[PATCH 2/3] d3dx9: Support relative addressing in preshader.

Thu Mar 23 18:39:01 CDT 2017

On 03/24/2017 01:57 AM, Matteo Bruni wrote:
> 2017-03-23 16:06 GMT+01:00 Paul Gofman <gofmanp at gmail.com>:
>> Signed-off-by: Paul Gofman <gofmanp at gmail.com>
>> ---
>>   dlls/d3dx9_36/preshader.c    | 103 ++++++++++++++++++++++++++++++++++++-------
>>   dlls/d3dx9_36/tests/effect.c |  38 ++++++++--------
>>   2 files changed, 106 insertions(+), 35 deletions(-)
>>
>> diff --git a/dlls/d3dx9_36/preshader.c b/dlls/d3dx9_36/preshader.c
>> index 9aedc99..2974ffd 100644
>> --- a/dlls/d3dx9_36/preshader.c
>> +++ b/dlls/d3dx9_36/preshader.c
>> @@ -191,6 +191,8 @@ struct d3dx_pres_operand
>>       /* offset is component index, not register index, e. g.
>>          offset for component c3.y is 13 (3 * 4 + 1) */
>>       unsigned int offset;
>> +    enum pres_reg_tables base_reg_table;
>> +    unsigned int base_reg_offset;
>>   };
> It would be nicer to create a struct for storing together table and
> offset and to pass it around to the various functions taking both
> arguments, like parse_pres_reg().
> It should probably be a separate patch before this one.
Actually I can't guess the case when base_reg_table would be not a 
floating constant preshader input. Maybe I just remove this variable and 
check with FIXME during parsing?
>
>> +    size = rs->table_sizes[table] * table_info[table].reg_component_count;
>> +    if (offset >= size)
>> +    {
>> +        if ((offset & 255) < size)
>> +            offset &= 255;
>> +        else
>> +            offset = offset % size;
>> +    }
> Is this just to try and avoid the modulo operation in some cases or is
> there a deeper reason?
> If the former, you could extend that to all the power-of-two sizes by
> first checking if that's the case (!(size & size - 1)) and, if so,
> and-ing offset with the mask (size - 1). That's assuming the compiler
> doesn't do the same optimization already.
>
> Let me know if there is some other reason instead.
Just doing (offset % size) will lead to different results and will break 
the tests. The logic in this out of range index checking is a bit mind 
breaking.
>
>>   static double exec_get_arg(struct d3dx_regstore *rs, const struct d3dx_pres_operand *opr, unsigned int comp)
>>   {
>> -    if (!regstore_is_val_set_reg(rs, opr->table, (opr->offset + comp) / table_info[opr->table].reg_component_count))

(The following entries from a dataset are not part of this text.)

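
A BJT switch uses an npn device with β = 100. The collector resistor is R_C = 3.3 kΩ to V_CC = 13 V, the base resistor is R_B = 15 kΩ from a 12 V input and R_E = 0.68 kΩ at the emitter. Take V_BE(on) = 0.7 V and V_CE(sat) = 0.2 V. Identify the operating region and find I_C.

Assume active: I_B = (12 − 0.7)/(15 + 101×0.68) = 0.135 mA, I_C = β·I_B = 13.5 mA.
Then V_CE = 13 − 13.5×3.3 − 13.6×0.68 = -40.8 V < 0.2 V — the active assumption fails.
Re-solve with V_CE = 0.2 V. KCL at the emitter: V_E/R_E = (V_BB−0.7−V_E)/R_B + (V_CC−0.2−V_E)/R_C, giving V_E = 2.52 V.
I_C = (V_CC − 0.2 − V_E)/R_C = (12.8 − 2.52)/3.3 = 3.12 mA.
Check: I_B = (11.3 − 2.52)/15 = 0.586 mA, and β·I_B = 58.6 mA > I_C, confirming saturation.

saturation; I_C ≈ 3.1 mA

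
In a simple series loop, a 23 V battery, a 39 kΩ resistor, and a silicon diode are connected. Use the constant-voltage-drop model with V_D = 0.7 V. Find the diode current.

KVL around the loop: 23 = V_D + I·R = 0.7 + I × 39 kΩ.
So I = (23 − 0.7) / 39 kΩ = 22.3 / 39 = 0.572 mA.

I ≈ 0.57 mA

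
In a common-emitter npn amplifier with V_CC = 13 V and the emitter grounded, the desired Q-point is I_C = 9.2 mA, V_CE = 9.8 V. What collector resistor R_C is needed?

R_C ≈ 0.35 kΩ

Collector loop: V_CC = I_C·R_C + V_CE.
R_C = (V_CC − V_CE)/I_C = (13 − 9.8)/9.2 = 0.348 kΩ.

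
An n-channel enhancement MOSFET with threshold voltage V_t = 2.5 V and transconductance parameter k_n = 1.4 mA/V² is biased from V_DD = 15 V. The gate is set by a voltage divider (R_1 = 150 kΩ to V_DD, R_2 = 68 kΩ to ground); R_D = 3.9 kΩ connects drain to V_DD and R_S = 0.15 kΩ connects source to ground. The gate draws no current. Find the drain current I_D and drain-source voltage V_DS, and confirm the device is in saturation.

V_G = V_DD·R_2/(R_1+R_2) = 15×68/218 = 4.68 V.
Assume saturation: I_D = (k_n/2)(V_GS − V_t)² with V_GS = V_G − I_D·R_S = 4.68 − 0.15·I_D.
Substituting gives 0.0158·I_D² − 1.46·I_D + 3.32 = 0, with roots I_D = 2.34 or 90.2 mA.
The root I_D = 90.2 mA gives V_GS = -8.85 V ≤ V_t, so take I_D = 2.34 mA.
Then V_GS = 4.33 V and V_DS = V_DD − I_D(R_D+R_S) = 15 − 2.34×4.05 = 5.53 V.
Saturation requires V_DS ≥ V_GS − V_t = 1.83 V; 5.53 ≥ 1.83 ✓.

I_D ≈ 2.3 mA, V_DS ≈ 5.5 V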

>> -        WARN("Using uninitialized input, table %u, offset %u.\n", opr->table, opr->offset + comp);
>> +    unsigned int base_offset, index;
>> +
>> +    if (opr->base_reg_table == PRES_REGTAB_COUNT)
>> +        index = 0;
>> +    else
>> +        index = (int)exec_get_reg_value(rs, opr->base_reg_table, opr->base_reg_offset);
> I think it's better with lrint() in place of the cast.

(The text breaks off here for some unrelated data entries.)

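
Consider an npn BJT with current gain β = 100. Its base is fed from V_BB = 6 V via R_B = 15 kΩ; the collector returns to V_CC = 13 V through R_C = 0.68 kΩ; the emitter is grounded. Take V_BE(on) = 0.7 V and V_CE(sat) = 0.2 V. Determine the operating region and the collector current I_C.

saturation; I_C ≈ 19 mA

Assume active: I_B = (6 − 0.7)/15 = 0.353 mA, giving I_C = β·I_B = 35.3 mA.
But then V_CE = 13 − 35.3×0.68 = -11 V < V_CE(sat) = 0.2 V — impossible in the active region.
So the transistor is saturated. With V_CE = 0.2 V, I_C = (V_CC − 0.2)/R_C = 12.8/0.68 = 18.8 mA.
Check: β·I_B = 35.3 mA > I_C = 18.8 mA, confirming saturation.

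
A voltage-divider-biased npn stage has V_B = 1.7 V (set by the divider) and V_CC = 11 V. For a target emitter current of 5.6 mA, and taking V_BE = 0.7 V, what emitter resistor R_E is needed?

V_E = V_B − V_BE = 1.7 − 0.7 = 1 V.
R_E = V_E / I_E = 1 / 5.6 = 0.179 kΩ.

R_E ≈ 0.18 kΩ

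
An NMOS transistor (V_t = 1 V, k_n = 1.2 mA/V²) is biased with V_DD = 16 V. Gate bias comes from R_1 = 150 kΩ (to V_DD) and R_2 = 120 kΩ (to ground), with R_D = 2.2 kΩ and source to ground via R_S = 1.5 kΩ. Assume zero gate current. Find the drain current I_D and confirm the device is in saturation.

V_G = V_DD·R_2/(R_1+R_2) = 16×120/270 = 7.11 V.
Assume saturation: I_D = (k_n/2)(V_GS − V_t)² with V_GS = V_G − I_D·R_S = 7.11 − 1.5·I_D.
Substituting gives 1.35·I_D² − 12·I_D + 22.4 = 0, with roots I_D = 2.67 or 6.22 mA.
The root I_D = 6.22 mA gives V_GS = -2.22 V ≤ V_t, so take I_D = 2.67 mA.
Then V_GS = 3.11 V and V_DS = V_DD − I_D(R_D+R_S) = 16 − 2.67×3.7 = 6.13 V.
Saturation requires V_DS ≥ V_GS − V_t = 2.11 V; 6.13 ≥ 2.11 ✓.

I_D ≈ 2.7 mA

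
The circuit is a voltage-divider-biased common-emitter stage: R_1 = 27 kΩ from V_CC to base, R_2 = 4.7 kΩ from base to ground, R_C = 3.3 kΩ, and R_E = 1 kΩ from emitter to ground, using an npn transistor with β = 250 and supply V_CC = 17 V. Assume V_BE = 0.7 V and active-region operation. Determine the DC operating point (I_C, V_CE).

I_C ≈ 1.8 mA, V_CE ≈ 9.3 V

Thevenize the base divider: V_Th = V_CC·R_2/(R_1+R_2) = 17×4.7/31.7 = 2.52 V, R_Th = R_1‖R_2 = 4 kΩ.
Base-emitter loop: V_Th = I_B·R_Th + V_BE + (β+1)I_B·R_E, so I_B = (2.52 − 0.7) / (4 + 251×1) = 0.00714 mA.
I_C = β·I_B = 250×0.00714 = 1.78 mA, and I_E = (β+1)I_B = 1.79 mA.
V_CE = V_CC − I_C·R_C − I_E·R_E = 17 − 1.78×3.3 − 1.79×1 = 9.32 V.
V_CE = 9.32 V > 0.2 V confirms active-region operation.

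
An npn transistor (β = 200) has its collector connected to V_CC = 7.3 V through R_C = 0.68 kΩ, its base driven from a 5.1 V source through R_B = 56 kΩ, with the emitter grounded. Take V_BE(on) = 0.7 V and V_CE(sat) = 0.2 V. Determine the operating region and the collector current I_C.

saturation; I_C ≈ 10 mA

Assume active: I_B = (5.1 − 0.7)/56 = 0.0786 mA, giving I_C = β·I_B = 15.7 mA.
But then V_CE = 7.3 − 15.7×0.68 = -3.39 V < V_CE(sat) = 0.2 V — impossible in the active region.
So the transistor is saturated. With V_CE = 0.2 V, I_C = (V_CC − 0.2)/R_C = 7.1/0.68 = 10.4 mA.
Check: β·I_B = 15.7 mA > I_C = 10.4 mA, confirming saturation.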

I just want to note that whenever the input is from floating values FX 
compiler generates preshader instructions which do the rounding, and 
skips that if the base register comes from integers. Do you think we 
need to do extra rounding in this case?
>
>> +    if (index >= rs->table_sizes[opr->table] && opr->table == PRES_REGTAB_CONST)
>> +    {
>> +        unsigned int size_pow2;
>> +
>> +        for (size_pow2 = 1; size_pow2 < rs->table_sizes[opr->table]; size_pow2 <<= 1)
>> +            ;
>> +        index &= (size_pow2 - 1);
>> +        if (index >= rs->table_sizes[opr->table])
>> +            return 0.0;
>> +    }
> I don't think we necessarily have to follow native's madness on buffer
> overflows to the letter. Since you did, that's certainly fine though.
>
     I think I finally guessed the principle how native d3dx clamps 
indexes, at least finally I got stable match for the tests involving any 
index numbers. I thought it could make some sense as we sometimes see 
apps depending on out of bounds access behaviour, especially if native 
implementation can return zeroes (either stable or by chance like here).

     As I can guess the logic behind it, it has some allocation size on 
the floating constant table which is the power of 2, and it first 
ultimately puts the index to this allocation range with modulo 
operation. Then, if the index is bigger than the actual number of 
constants, it returns zero. This logic is a bit different for indexing 
immediate constants though (which is used when indirect addressing 
selects something from vector or matrix), which never returns ultimate 
zeroes, probably because the memory allocation for immediate constants 
is always exact and is not done in chunks. I have no clear idea though 
why (offset & 255) < size is a special case, can only guess than maybe 
it is related somehow to casting offset to byte at some point.